すると、フッとリナちゃんの炎は消え、目の前には粉々になった板と、1枚の紙だけが残りました。 (さっき弾けたのは板だったのか……。)と思いながら、あれ?と思います。
「鉛筆が、無くなってるね。」
そう言って、リナちゃんを見ると。
「えっ!気にするところ、そこ!?」
と、リナちゃんは大笑いながら言いました。

だって、きっと、これは夢だから。

目の前のリナちゃんは、いつの間にか知らない大人の女性に変わっていました。
でもこれは、紛うことなきリナちゃんです。

『リナちゃんは、魔女の生まれ変わり。』

その噂が妙に腑に落ちました。
「知りたいことはわかったの?」
私の言葉に、リナちゃんは残された紙を持って満足そうに頷きます。

それからどう解散したのか……夢だったのかもわからずに、日常は戻りました。
リナちゃんとは相変わらず図書室で会うと挨拶を交わすぐらいで、あの時のことは一切無かったかのようでした。
(あのコックリさんは、やっぱり現実じゃ無かったんだなぁ。)と納得して、4年生も終わりを迎えようとする頃。
また引っ越しが決まりました。
最後に『花ものがたり』の本をもう一度全部読んでおこうと、図書室に向かいます。
(この図書室、好きだったなぁ。)
感慨深く、本を引き抜くと。 

コロッ。

と、足元に何かが落ちました。

鉛筆です。

あの時、コックリさんで使った、真新しいバトルえんぴつでした。

間違いありません。

驚いて拾い上げると、
「それ、お守りになるからあげる。」
後ろにいつの間に立っていたのか。
リナちゃんがニコニコしながらそう言って、走り去っていきました。

あれから何年も経って、すっかりリナちゃんのことも忘れていましたが……。鳥山明さんの訃報をニュースでみた時、急にこの時のことを思い出したので、書き出し投稿です。

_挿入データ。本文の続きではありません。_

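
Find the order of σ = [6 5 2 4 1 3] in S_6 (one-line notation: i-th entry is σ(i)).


Cycle decomposition: (1 6 3 2 5)
Cycle lengths: 5
Order = lcm(5) = 5

ord(σ) = 5


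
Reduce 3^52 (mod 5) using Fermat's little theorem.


Fermat's little theorem: if p is prime and gcd(a,p)=1, then a^(p-1) ≡ 1 (mod p)
p = 5 is prime, gcd(3,5) = 1
Reduce exponent: 52 mod 4 = 0
So 3^52 ≡ 3^0 (mod 5)
3^0 = 1

3^52 ≡ 1 (mod 5)


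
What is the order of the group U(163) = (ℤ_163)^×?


U(n) is the group of units mod n; |U(n)| = φ(n)
|U(163)| = φ(163) = 162

|U(163) = (ℤ_163)^×| = 162


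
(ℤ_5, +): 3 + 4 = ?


Operation: addition mod 5
3 + 4 = (a + b) mod 5 with a = 3, b = 4

3 + 4 = 2


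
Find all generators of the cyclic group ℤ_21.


g generates ℤ_n iff gcd(g,n) = 1
Prime factors of 21: 3, 7
Generators are g ∈ {1,...,20} not divisible by any of these primes.
Generators: {1, 2, 4, 5, 8, 10, 11, 13, 16, 17, 19, 20}
Number of generators = φ(21) = 12

Generators of ℤ_21 = {1, 2, 4, 5, 8, 10, 11, 13, 16, 17, 19, 20}


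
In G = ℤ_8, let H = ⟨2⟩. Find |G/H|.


|⟨2⟩| = n / gcd(2, 8) = 8 / 2 = 4
H is normal (ℤ_8 is abelian).
|G/H| = |G| / |H| = 8 / 4 = 2

|G/H| = 2


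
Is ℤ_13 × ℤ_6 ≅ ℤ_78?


Comparing ℤ_13 × ℤ_6 and ℤ_78:
gcd(13,6) = 1, so ℤ_13 × ℤ_6 ≅ ℤ_78 (CRT)

Yes, ℤ_13 × ℤ_6 ≅ ℤ_78


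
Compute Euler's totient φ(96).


Factor n: 96 = 2^5 × 3
φ(n) = n · ∏(1 - 1/p) over distinct primes p | n
φ(96) = 96 · (1 - 1/2) · (1 - 1/3) = 32

φ(96) = 32


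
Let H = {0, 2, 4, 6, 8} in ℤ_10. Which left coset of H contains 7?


7 + H = {7 + h (mod 10) : h ∈ H}
7+0=7, 7+2=9, 7+4=1, 7+6=3, 7+8=5
7 + H = {1, 3, 5, 7, 9} = 1 + H

7 + H = {1, 3, 5, 7, 9}


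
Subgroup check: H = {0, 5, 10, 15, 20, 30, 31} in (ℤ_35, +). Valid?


Subgroup test for H = {0, 5, 10, 15, 20, 30, 31} in (ℤ_35, +):
(1) 0 ∈ H? Yes
(2) Closure: for all a,b ∈ H, (a+b) mod 35 ∈ H? No  [counterexample: 5 + 20 = 25 ∉ H]
(3) Inverses: for all a ∈ H, -a mod 35 ∈ H? No

No, H is not a subgroup of ℤ_35


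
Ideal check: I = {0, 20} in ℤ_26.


Check ideal conditions for I = {0, 20} in ℤ_26:
(1) I is an additive subgroup? No
(2) For r ∈ ℤ_26 and a ∈ I: r·a ∈ I? No  [counterexample: r=2, a=20, r·a mod 26 = 14 ∉ I]

No, I is not an ideal of ℤ_26


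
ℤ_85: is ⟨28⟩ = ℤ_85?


g generates ℤ_n iff gcd(g, n) = 1
gcd(28, 85) = 1
Since gcd = 1, 28 is a generator.

Yes, 28 generates ℤ_85


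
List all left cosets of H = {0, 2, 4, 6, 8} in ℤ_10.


H = {0, 2, 4, 6, 8}, |H| = 5
Number of cosets = |G|/|H| = 10/5 = 2
0 + H = {0, 2, 4, 6, 8}
1 + H = {1, 3, 5, 7, 9}

Cosets: 0+H={0,2,4,6,8}; 1+H={1,3,5,7,9}


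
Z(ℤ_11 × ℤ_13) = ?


Z(G) = {g ∈ G | gx = xg for all x ∈ G}
Direct product of abelian groups is abelian, so Z(G) = G

Z(ℤ_11 × ℤ_13) = ℤ_11 × ℤ_13


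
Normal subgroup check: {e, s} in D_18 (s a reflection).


H = {e, s} in D_18 (s a reflection)
r·s·r⁻¹ = sr⁻² ≠ s for n ≥ 3, so {e, s} is not closed under conjugation

No, not a normal subgroup


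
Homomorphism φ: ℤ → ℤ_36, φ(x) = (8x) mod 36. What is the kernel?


Kernel = preimage of identity
ker(φ) = {x ∈ ℤ : 8x ≡ 0 (mod 36)}. gcd(8,36) = 4, so 8x ≡ 0 (mod 36) ⟺ x ≡ 0 (mod 36/4 = 9). Hence ker(φ) = 9ℤ

ker(φ) = 9ℤ


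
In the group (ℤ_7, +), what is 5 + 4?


Operation: addition mod 7
5 + 4 = (a + b) mod 7 with a = 5, b = 4

5 + 4 = 2


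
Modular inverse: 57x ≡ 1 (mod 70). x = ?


Use the extended Euclidean algorithm to write 1 = 57·s + 70·t; then s mod 70 is the inverse.
Euclidean algorithm:
  57 = 0·70 + 57
  70 = 1·57 + 13
  57 = 4·13 + 5
  13 = 2·5 + 3
  5 = 1·3 + 2
  3 = 1·2 + 1
  2 = 2·1 + 0
gcd(57,70) = 1
Back-substitution gives: 57·(-27) + 70·(22) = 1
So 57⁻¹ ≡ -27 ≡ 43 (mod 70)
Check: 57 × 43 = 2451 ≡ 1 (mod 70) ✓

57⁻¹ ≡ 43 (mod 70)


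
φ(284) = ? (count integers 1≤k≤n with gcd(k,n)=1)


Factor n: 284 = 2^2 × 71
φ(n) = n · ∏(1 - 1/p) over distinct primes p | n
φ(284) = 284 · (1 - 1/2) · (1 - 1/71) = 140

φ(284) = 140


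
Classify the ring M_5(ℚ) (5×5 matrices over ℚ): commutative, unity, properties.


Matrix multiplication is non-commutative for n ≥ 2; the identity matrix I is the unity; singular matrices give zero divisors, so not an integral domain
Commutative: No
Integral domain: No
Has unity: Yes

M_5(ℚ) (5×5 matrices over ℚ): Commutative=No, Unity=Yes


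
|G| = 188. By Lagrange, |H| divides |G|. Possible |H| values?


Lagrange's theorem: |H| divides |G|
|G| = 188
Divisors of 188: 1, 2, 4, 47, 94, 188

Possible subgroup orders: {1, 2, 4, 47, 94, 188}


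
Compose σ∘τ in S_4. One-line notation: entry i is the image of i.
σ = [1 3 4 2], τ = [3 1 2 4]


σ∘τ: apply τ first, then σ
1 →τ 3 →σ 4
2 →τ 1 →σ 1
3 →τ 2 →σ 3
4 →τ 4 →σ 2

σ∘τ = [4 1 3 2]


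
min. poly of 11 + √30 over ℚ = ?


Let α = 11 + √30. Then α - 11 = √30, so (α - 11)² = 30, giving α² - 22α + 91 = 0. Degree 2 and α ∉ ℚ, so this is the minimal polynomial.

Minimal polynomial: x² - 22x + 91


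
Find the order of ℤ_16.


ℤ_n has n elements.

|ℤ_16| = 16


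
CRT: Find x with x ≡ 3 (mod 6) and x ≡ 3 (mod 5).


m₁ = 6, m₂ = 5, gcd = 1, so CRT applies. M = m₁·m₂ = 30
Let M₁ = M/m₁ = 5, M₂ = M/m₂ = 6
Find y₁ ≡ M₁⁻¹ (mod m₁): 5⁻¹ ≡ 5 (mod 6)
Find y₂ ≡ M₂⁻¹ (mod m₂): 6⁻¹ ≡ 1 (mod 5)
x = a₁·M₁·y₁ + a₂·M₂·y₂ = 3·5·5 + 3·6·1 = 93
Reduce mod 30: x ≡ 3
Check: 3 mod 6 = 3 ✓, 3 mod 5 = 3 ✓

x ≡ 3 (mod 30)


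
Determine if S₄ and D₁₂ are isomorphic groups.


Comparing S₄ and D₁₂:
S₄ has trivial center; D₁₂ has center {e, r⁶}

No, S₄ ≇ D₁₂


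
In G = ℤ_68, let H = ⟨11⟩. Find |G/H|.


|⟨11⟩| = n / gcd(11, 68) = 68 / 1 = 68
H is normal (ℤ_68 is abelian).
|G/H| = |G| / |H| = 68 / 68 = 1

|G/H| = 1


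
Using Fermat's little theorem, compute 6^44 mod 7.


Fermat's little theorem: if p is prime and gcd(a,p)=1, then a^(p-1) ≡ 1 (mod p)
p = 7 is prime, gcd(6,7) = 1
Reduce exponent: 44 mod 6 = 2
So 6^44 ≡ 6^2 (mod 7)
6^2 mod 7 = 1

6^44 ≡ 1 (mod 7)


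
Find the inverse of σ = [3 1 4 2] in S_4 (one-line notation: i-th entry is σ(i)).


To find σ⁻¹, swap domain and range:
σ(1) = 3 → σ⁻¹(3) = 1
σ(2) = 1 → σ⁻¹(1) = 2
σ(3) = 4 → σ⁻¹(4) = 3
σ(4) = 2 → σ⁻¹(2) = 4

σ⁻¹ = [2 4 1 3]


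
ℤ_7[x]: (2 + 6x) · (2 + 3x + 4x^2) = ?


Expand and collect like terms; reduce coefficients mod 7:
x^0: 2·2 = 4 ≡ 4 (mod 7)
x^1: 2·3 + 6·2 = 18 ≡ 4 (mod 7)
x^2: 2·4 + 6·3 = 26 ≡ 5 (mod 7)
x^3: 6·4 = 24 ≡ 3 (mod 7)
Result: 4 + 4x + 5x^2 + 3x^3

f · g = 4 + 4x + 5x^2 + 3x^3


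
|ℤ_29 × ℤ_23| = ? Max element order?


|ℤ_29 × ℤ_23| = 29 × 23 = 667
Max element order = lcm(29,23) = 667
Cyclic? Yes (gcd=1)

|ℤ_29×ℤ_23| = 667, max element order = 667


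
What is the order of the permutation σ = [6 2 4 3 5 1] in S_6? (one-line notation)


Cycle decomposition: (1 6) (3 4)
Cycle lengths: 2, 2
Order = lcm(2, 2) = 2

ord(σ) = 2


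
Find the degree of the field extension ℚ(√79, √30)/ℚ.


[ℚ(√79,√30):ℚ] = [ℚ(√79,√30):ℚ(√79)]·[ℚ(√79):ℚ] = 2·2 = 4

[ℚ(√79, √30)/ℚ] = 4


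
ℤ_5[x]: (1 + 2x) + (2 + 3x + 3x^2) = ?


Add coefficients mod 5:
x^0: 1 + 2 = 3 (mod 5)
x^1: 2 + 3 = 0 (mod 5)
x^2: 0 + 3 = 3 (mod 5)
Result: 3 + 3x^2

f + g = 3 + 3x^2


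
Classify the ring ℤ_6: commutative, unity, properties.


ℤ_6 is a commutative ring with unity 1; 6 = 2×3 is composite, so 2·3 ≡ 0 gives zero divisors (not an integral domain)
Commutative: Yes
Integral domain: No
Has unity: Yes

ℤ_6: Commutative=Yes, Unity=Yes


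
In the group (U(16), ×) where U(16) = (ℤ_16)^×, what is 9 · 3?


Operation: multiplication mod 16
9 · 3 = (a × b) mod 16 with a = 9, b = 3

9 · 3 = 11


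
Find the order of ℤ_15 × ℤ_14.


|A × B| = |A| · |B|
|ℤ_15 × ℤ_14| = 15 × 14 = 210

|ℤ_15 × ℤ_14| = 210


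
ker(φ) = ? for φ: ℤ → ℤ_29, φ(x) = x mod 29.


Kernel = preimage of identity
ker(φ) = {x ∈ ℤ : x ≡ 0 (mod 29)} = 29ℤ = {0, ±29, ±58, ...}

ker(φ) = 29ℤ


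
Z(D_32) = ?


Z(G) = {g ∈ G | gx = xg for all x ∈ G}
For even n, Z(D_n) = {e, r^(n/2)}: the 180° rotation r^16 commutes with every reflection and rotation

Z(D_32) = {e, r^16}


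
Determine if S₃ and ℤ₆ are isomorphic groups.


Comparing S₃ and ℤ₆:
S₃ is non-abelian, ℤ₆ is abelian

No, S₃ ≇ ℤ₆


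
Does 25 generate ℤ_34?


g generates ℤ_n iff gcd(g, n) = 1
gcd(25, 34) = 1
Since gcd = 1, 25 is a generator.

Yes, 25 generates ℤ_34


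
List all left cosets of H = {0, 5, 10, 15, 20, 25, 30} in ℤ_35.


H = {0, 5, 10, 15, 20, 25, 30}, |H| = 7
Number of cosets = |G|/|H| = 35/7 = 5
0 + H = {0, 5, 10, 15, 20, 25, 30}
1 + H = {1, 6, 11, 16, 21, 26, 31}
2 + H = {2, 7, 12, 17, 22, 27, 32}
3 + H = {3, 8, 13, 18, 23, 28, 33}
4 + H = {4, 9, 14, 19, 24, 29, 34}

Cosets: 0+H={0,5,10,15,20,25,30}; 1+H={1,6,11,16,21,26,31}; 2+H={2,7,12,17,22,27,32}; 3+H={3,8,13,18,23,28,33}; 4+H={4,9,14,19,24,29,34}


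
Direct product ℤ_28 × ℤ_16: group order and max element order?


|ℤ_28 × ℤ_16| = 28 × 16 = 448
Max element order = lcm(28,16) = 112
Cyclic? No (gcd=4)

|ℤ_28×ℤ_16| = 448, max element order = 112


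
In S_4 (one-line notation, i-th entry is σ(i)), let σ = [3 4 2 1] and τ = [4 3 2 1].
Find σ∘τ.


σ∘τ: apply τ first, then σ
1 →τ 4 →σ 1
2 →τ 3 →σ 2
3 →τ 2 →σ 4
4 →τ 1 →σ 3

σ∘τ = [1 2 4 3]


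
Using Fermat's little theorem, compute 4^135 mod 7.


Fermat's little theorem: if p is prime and gcd(a,p)=1, then a^(p-1) ≡ 1 (mod p)
p = 7 is prime, gcd(4,7) = 1
Reduce exponent: 135 mod 6 = 3
So 4^135 ≡ 4^3 (mod 7)
4^3 mod 7 = 1

4^135 ≡ 1 (mod 7)


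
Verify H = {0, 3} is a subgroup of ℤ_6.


Subgroup test for H = {0, 3} in (ℤ_6, +):
(1) 0 ∈ H? Yes
(2) Closure: for all a,b ∈ H, (a+b) mod 6 ∈ H? Yes
(3) Inverses: for all a ∈ H, -a mod 6 ∈ H? Yes

Yes, H is a subgroup of ℤ_6


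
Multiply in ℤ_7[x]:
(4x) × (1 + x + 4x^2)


Expand and collect like terms; reduce coefficients mod 7:
x^0: 0·1 = 0 ≡ 0 (mod 7)
x^1: 0·1 + 4·1 = 4 ≡ 4 (mod 7)
x^2: 0·4 + 4·1 = 4 ≡ 4 (mod 7)
x^3: 4·4 = 16 ≡ 2 (mod 7)
Result: 4x + 4x^2 + 2x^3

f · g = 4x + 4x^2 + 2x^3


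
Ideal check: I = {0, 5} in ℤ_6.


Check ideal conditions for I = {0, 5} in ℤ_6:
(1) I is an additive subgroup? No
(2) For r ∈ ℤ_6 and a ∈ I: r·a ∈ I? No  [counterexample: r=2, a=5, r·a mod 6 = 4 ∉ I]

No, I is not an ideal of ℤ_6


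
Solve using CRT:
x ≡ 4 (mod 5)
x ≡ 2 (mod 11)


m₁ = 5, m₂ = 11, gcd = 1, so CRT applies. M = m₁·m₂ = 55
Let M₁ = M/m₁ = 11, M₂ = M/m₂ = 5
Find y₁ ≡ M₁⁻¹ (mod m₁): 11⁻¹ ≡ 1 (mod 5)
Find y₂ ≡ M₂⁻¹ (mod m₂): 5⁻¹ ≡ 9 (mod 11)
x = a₁·M₁·y₁ + a₂·M₂·y₂ = 4·11·1 + 2·5·9 = 134
Reduce mod 55: x ≡ 24
Check: 24 mod 5 = 4 ✓, 24 mod 11 = 2 ✓

x ≡ 24 (mod 55)


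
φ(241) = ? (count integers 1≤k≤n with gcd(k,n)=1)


Factor n: 241 = 241
φ(n) = n · ∏(1 - 1/p) over distinct primes p | n
φ(241) = 241 · (1 - 1/241) = 240

φ(241) = 240


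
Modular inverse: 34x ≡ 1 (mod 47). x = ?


Use the extended Euclidean algorithm to write 1 = 34·s + 47·t; then s mod 47 is the inverse.
Euclidean algorithm:
  34 = 0·47 + 34
  47 = 1·34 + 13
  34 = 2·13 + 8
  13 = 1·8 + 5
  8 = 1·5 + 3
  5 = 1·3 + 2
  3 = 1·2 + 1
  2 = 2·1 + 0
gcd(34,47) = 1
Back-substitution gives: 34·(18) + 47·(-13) = 1
So 34⁻¹ ≡ 18 ≡ 18 (mod 47)
Check: 34 × 18 = 612 ≡ 1 (mod 47) ✓

34⁻¹ ≡ 18 (mod 47)


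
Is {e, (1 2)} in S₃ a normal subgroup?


H = {e, (1 2)} in S₃
(1 3)(1 2)(1 3)⁻¹ = (2 3) ∉ {e, (1 2)}, so it is not normal

No, not a normal subgroup


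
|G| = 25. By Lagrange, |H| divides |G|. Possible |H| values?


Lagrange's theorem: |H| divides |G|
|G| = 25
Divisors of 25: 1, 5, 25

Possible subgroup orders: {1, 5, 25}


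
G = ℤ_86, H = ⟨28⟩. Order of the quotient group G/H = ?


|⟨28⟩| = n / gcd(28, 86) = 86 / 2 = 43
H is normal (ℤ_86 is abelian).
|G/H| = |G| / |H| = 86 / 43 = 2

|G/H| = 2


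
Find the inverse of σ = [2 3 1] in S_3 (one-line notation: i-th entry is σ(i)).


To find σ⁻¹, swap domain and range:
σ(1) = 2 → σ⁻¹(2) = 1
σ(2) = 3 → σ⁻¹(3) = 2
σ(3) = 1 → σ⁻¹(1) = 3

σ⁻¹ = [3 1 2]


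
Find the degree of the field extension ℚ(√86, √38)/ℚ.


[ℚ(√86,√38):ℚ] = [ℚ(√86,√38):ℚ(√86)]·[ℚ(√86):ℚ] = 2·2 = 4

[ℚ(√86, √38)/ℚ] = 4


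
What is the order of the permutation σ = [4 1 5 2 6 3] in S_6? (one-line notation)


Cycle decomposition: (1 4 2) (3 5 6)
Cycle lengths: 3, 3
Order = lcm(3, 3) = 3

ord(σ) = 3


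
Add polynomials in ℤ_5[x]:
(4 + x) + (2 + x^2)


Add coefficients mod 5:
x^0: 4 + 2 = 1 (mod 5)
x^1: 1 + 0 = 1 (mod 5)
x^2: 0 + 1 = 1 (mod 5)
Result: 1 + x + x^2

f + g = 1 + x + x^2


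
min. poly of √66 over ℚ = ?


√66 satisfies x² - 66 = 0, irreducible over ℚ since 66 is squarefree

Minimal polynomial: x² - 66


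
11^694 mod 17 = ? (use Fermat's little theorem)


Fermat's little theorem: if p is prime and gcd(a,p)=1, then a^(p-1) ≡ 1 (mod p)
p = 17 is prime, gcd(11,17) = 1
Reduce exponent: 694 mod 16 = 6
So 11^694 ≡ 11^6 (mod 17)
11^6 mod 17 = 8

11^694 ≡ 8 (mod 17)


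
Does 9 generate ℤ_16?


g generates ℤ_n iff gcd(g, n) = 1
gcd(9, 16) = 1
Since gcd = 1, 9 is a generator.

Yes, 9 generates ℤ_16


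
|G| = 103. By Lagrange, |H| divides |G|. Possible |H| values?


Lagrange's theorem: |H| divides |G|
|G| = 103
Divisors of 103: 1, 103

Possible subgroup orders: {1, 103}


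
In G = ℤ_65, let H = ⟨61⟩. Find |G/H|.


|⟨61⟩| = n / gcd(61, 65) = 65 / 1 = 65
H is normal (ℤ_65 is abelian).
|G/H| = |G| / |H| = 65 / 65 = 1

|G/H| = 1


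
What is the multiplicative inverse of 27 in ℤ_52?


Use the extended Euclidean algorithm to write 1 = 27·s + 52·t; then s mod 52 is the inverse.
Euclidean algorithm:
  27 = 0·52 + 27
  52 = 1·27 + 25
  27 = 1·25 + 2
  25 = 12·2 + 1
  2 = 2·1 + 0
gcd(27,52) = 1
Back-substitution gives: 27·(-25) + 52·(13) = 1
So 27⁻¹ ≡ -25 ≡ 27 (mod 52)
Check: 27 × 27 = 729 ≡ 1 (mod 52) ✓

27⁻¹ ≡ 27 (mod 52)


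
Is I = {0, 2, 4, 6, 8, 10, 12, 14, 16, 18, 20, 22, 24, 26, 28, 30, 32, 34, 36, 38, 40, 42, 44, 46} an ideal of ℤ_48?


Check ideal conditions for I = {0, 2, 4, 6, 8, 10, 12, 14, 16, 18, 20, 22, 24, 26, 28, 30, 32, 34, 36, 38, 40, 42, 44, 46} in ℤ_48:
(1) I is an additive subgroup? Yes
(2) For r ∈ ℤ_48 and a ∈ I: r·a ∈ I? Yes

Yes, I is an ideal of ℤ_48


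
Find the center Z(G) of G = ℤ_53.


Z(G) = {g ∈ G | gx = xg for all x ∈ G}
ℤ_53 is abelian, so Z(G) = G

Z(ℤ_53) = ℤ_53


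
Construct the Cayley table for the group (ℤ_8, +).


Elements: {0, 1, 2, 3, 4, 5, 6, 7}
Operation: addition mod 8
Entry (a, b) = (a + b) mod 8

Cayley table:
  | 0 | 1 | 2 | 3 | 4 | 5 | 6 | 7
0 | 0 | 1 | 2 | 3 | 4 | 5 | 6 | 7
1 | 1 | 2 | 3 | 4 | 5 | 6 | 7 | 0
2 | 2 | 3 | 4 | 5 | 6 | 7 | 0 | 1
3 | 3 | 4 | 5 | 6 | 7 | 0 | 1 | 2
4 | 4 | 5 | 6 | 7 | 0 | 1 | 2 | 3
5 | 5 | 6 | 7 | 0 | 1 | 2 | 3 | 4
6 | 6 | 7 | 0 | 1 | 2 | 3 | 4 | 5
7 | 7 | 0 | 1 | 2 | 3 | 4 | 5 | 6


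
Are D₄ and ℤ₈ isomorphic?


Comparing D₄ and ℤ₈:
D₄ is non-abelian, ℤ₈ is abelian

No, D₄ ≇ ℤ₈


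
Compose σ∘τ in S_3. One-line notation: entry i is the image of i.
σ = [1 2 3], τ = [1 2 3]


σ∘τ: apply τ first, then σ
1 →τ 1 →σ 1
2 →τ 2 →σ 2
3 →τ 3 →σ 3

σ∘τ = [1 2 3]


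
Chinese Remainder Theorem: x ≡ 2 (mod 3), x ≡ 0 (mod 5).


m₁ = 3, m₂ = 5, gcd = 1, so CRT applies. M = m₁·m₂ = 15
Let M₁ = M/m₁ = 5, M₂ = M/m₂ = 3
Find y₁ ≡ M₁⁻¹ (mod m₁): 5⁻¹ ≡ 2 (mod 3)
Find y₂ ≡ M₂⁻¹ (mod m₂): 3⁻¹ ≡ 2 (mod 5)
x = a₁·M₁·y₁ + a₂·M₂·y₂ = 2·5·2 + 0·3·2 = 20
Reduce mod 15: x ≡ 5
Check: 5 mod 3 = 2 ✓, 5 mod 5 = 0 ✓

x ≡ 5 (mod 15)


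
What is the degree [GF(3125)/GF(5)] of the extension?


GF(3125) = GF(5^5), so the extension degree is 5

[GF(3125)/GF(5)] = 5


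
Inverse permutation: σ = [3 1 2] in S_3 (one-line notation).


To find σ⁻¹, swap domain and range:
σ(1) = 3 → σ⁻¹(3) = 1
σ(2) = 1 → σ⁻¹(1) = 2
σ(3) = 2 → σ⁻¹(2) = 3

σ⁻¹ = [2 3 1]


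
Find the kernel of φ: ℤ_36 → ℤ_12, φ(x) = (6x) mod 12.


Kernel = preimage of identity
ker(φ) = {x ∈ ℤ_36 : 6x ≡ 0 (mod 12)}. Since 12 | 36, φ is well-defined. The kernel is the cyclic subgroup ⟨2⟩ of ℤ_36 (order 18), i.e. {0, 2, 4, 6, 8, 10, 12, 14, 16, 18, 20, 22, 24, 26, 28, 30, 32, 34}

ker(φ) = {0, 2, 4, 6, 8, 10, 12, 14, 16, 18, 20, 22, 24, 26, 28, 30, 32, 34}


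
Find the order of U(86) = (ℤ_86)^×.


U(n) is the group of units mod n; |U(n)| = φ(n)
|U(86)| = φ(86) = 42

|U(86) = (ℤ_86)^×| = 42


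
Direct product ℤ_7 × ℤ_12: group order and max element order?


|ℤ_7 × ℤ_12| = 7 × 12 = 84
Max element order = lcm(7,12) = 84
Cyclic? Yes (gcd=1)

|ℤ_7×ℤ_12| = 84, max element order = 84


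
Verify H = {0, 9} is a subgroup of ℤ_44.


Subgroup test for H = {0, 9} in (ℤ_44, +):
(1) 0 ∈ H? Yes
(2) Closure: for all a,b ∈ H, (a+b) mod 44 ∈ H? No  [counterexample: 9 + 9 = 18 ∉ H]
(3) Inverses: for all a ∈ H, -a mod 44 ∈ H? No

No, H is not a subgroup of ℤ_44


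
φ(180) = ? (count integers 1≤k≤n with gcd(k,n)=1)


Factor n: 180 = 2^2 × 3^2 × 5
φ(n) = n · ∏(1 - 1/p) over distinct primes p | n
φ(180) = 180 · (1 - 1/2) · (1 - 1/3) · (1 - 1/5) = 48

φ(180) = 48


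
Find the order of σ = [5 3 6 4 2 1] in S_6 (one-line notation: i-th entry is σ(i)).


Cycle decomposition: (1 5 2 3 6)
Cycle lengths: 5
Order = lcm(5) = 5

ord(σ) = 5


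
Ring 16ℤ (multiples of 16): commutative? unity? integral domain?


16ℤ is a commutative ring under +,× but has no multiplicative identity (1 ∉ 16ℤ); it has no zero divisors, but without unity it is not an integral domain
Commutative: Yes
Integral domain: No
Has unity: No

16ℤ (multiples of 16): Commutative=Yes, Unity=No


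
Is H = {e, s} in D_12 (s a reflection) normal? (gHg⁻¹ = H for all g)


H = {e, s} in D_12 (s a reflection)
r·s·r⁻¹ = sr⁻² ≠ s for n ≥ 3, so {e, s} is not closed under conjugation

No, not a normal subgroup


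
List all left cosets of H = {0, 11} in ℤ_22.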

あの時のバトルえんぴつを家で探すとちゃんと出てきて、改めて鉛筆に描かれた鳥山明さんの作画モンスターを見ていたら、泣けてきました。

ドラゴンボールもアラレちゃんも、家族の食卓で欠かせないアニメだったんですよね。
クロノ・トリガーもドラゴンクエストも、全部が宝物です。

心から哀悼の意を表します。

これは私の実話です。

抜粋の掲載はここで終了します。